L’affrontement Dinka-Nuer ne fut pas le seul : entre 2012 et 2013, dans le comté de Greater Pibor, dans l’État de Jonglei, les Murle, un autre groupe ethnique du pays, se sont rebellés contre le gouvernement central de Salva Kiir pour réclamer des services de base, des droits politiques et une plus grande autonomie administrative. Les affrontements ont fait beaucoup de morts et la population civile a subi une extrême violence. Ce conflit a été résolu avec la signature d’un accord de paix en 2014. Depuis 2011, date de la création du nouvel état africain, d’autres conflits intercommunautaires ont eu lieu, à plus ou moins grande échelle, mais presque toujours violents, entraînant des morts, des destructions et des blessures ouvertes qui seront un jour vengés.
Dans un article récent, l’anthropologue canadienne Carol Berger détaillait le contexte de la violence au Soudan du Sud.
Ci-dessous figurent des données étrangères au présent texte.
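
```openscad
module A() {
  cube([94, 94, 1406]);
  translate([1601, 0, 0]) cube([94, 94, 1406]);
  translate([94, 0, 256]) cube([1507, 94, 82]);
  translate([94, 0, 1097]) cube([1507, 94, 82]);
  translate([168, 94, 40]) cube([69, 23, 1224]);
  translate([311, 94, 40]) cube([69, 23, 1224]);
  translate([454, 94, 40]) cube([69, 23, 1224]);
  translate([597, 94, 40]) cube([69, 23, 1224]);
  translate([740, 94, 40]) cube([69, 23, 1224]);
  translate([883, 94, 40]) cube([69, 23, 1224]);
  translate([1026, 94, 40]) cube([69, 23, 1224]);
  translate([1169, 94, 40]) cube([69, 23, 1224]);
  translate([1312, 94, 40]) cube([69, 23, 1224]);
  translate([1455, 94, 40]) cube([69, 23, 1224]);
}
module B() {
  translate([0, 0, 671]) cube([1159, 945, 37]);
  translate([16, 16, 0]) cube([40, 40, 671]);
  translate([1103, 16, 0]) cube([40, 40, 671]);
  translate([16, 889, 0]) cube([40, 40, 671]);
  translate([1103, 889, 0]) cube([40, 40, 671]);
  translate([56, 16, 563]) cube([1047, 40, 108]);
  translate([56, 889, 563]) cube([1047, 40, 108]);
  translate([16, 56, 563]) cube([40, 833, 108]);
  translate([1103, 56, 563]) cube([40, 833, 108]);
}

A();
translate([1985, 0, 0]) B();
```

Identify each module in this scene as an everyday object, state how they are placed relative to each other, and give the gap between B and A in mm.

A is a fence section. B is a table. The table is on the floor beside the fence section on its +x side. The gap between the table and the fence section is 290 mm.

The table's nearest face is 290 mm from the fence section's +x face.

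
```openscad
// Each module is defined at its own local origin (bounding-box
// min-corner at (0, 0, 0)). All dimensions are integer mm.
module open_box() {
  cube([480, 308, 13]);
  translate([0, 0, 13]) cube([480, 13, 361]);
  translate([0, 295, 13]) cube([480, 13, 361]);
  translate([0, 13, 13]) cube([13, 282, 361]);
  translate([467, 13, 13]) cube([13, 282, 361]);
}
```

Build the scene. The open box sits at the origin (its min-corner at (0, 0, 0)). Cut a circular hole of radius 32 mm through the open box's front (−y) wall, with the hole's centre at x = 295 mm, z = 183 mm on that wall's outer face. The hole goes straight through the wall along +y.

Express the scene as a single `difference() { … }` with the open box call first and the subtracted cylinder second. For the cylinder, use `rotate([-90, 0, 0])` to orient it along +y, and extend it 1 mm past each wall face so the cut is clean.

difference() {
  open_box();
  translate([295, -1, 183]) rotate([-90, 0, 0]) cylinder(h = 15, r = 32);
}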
Selon elle, quiconque tente de répondre à la question de savoir s’il y a une responsabilité individuelle pour les crimes commis dans le pays doit savoir que « la responsabilité de la mort d’autrui est de nature communautaire (collective) et constitue une norme dans tout le pays ». Carol Berger, qui a vécu pendant des années dans la ville sud-soudanaise de Rumbek, explique qu’un acte commis par un individu est en fait considéré comme un acte commis par tous ceux qui sont en relation avec cet individu.
Selon M. Berger, dire que la guerre qui a éclaté en décembre 2014 en raison d’une lutte de pouvoir entre le président Salva Kiir et l’ancien vice-président Riek Machar revient à mal comprendre la nature du système politique militaire des deux groupes culturels dominants, les Dinka et les Nuer.
Les deux groupes reprendront les négociations politiques en juin 2014 à Addis-Abeba, en présence de la société civile, des églises et des alliés régionaux. L’un des principaux points d’accord sera l’installation d’un « gouvernement d’unité nationale de transition » menant à la tenue d’élections. Ni Machar ni Kiir ne semblent disposés à céder le pouvoir ; un gouvernement de transition sans eux est souhaitable mais impossible. La paix et la sécurité du pays seront à nouveau discutées autour d’une table diplomatique, mais ce sont Kiir et Machar – Dinka et Nuer – qui auront le dernier mot, car ce sont eux qui ont mis le reste du pays dans le précipice.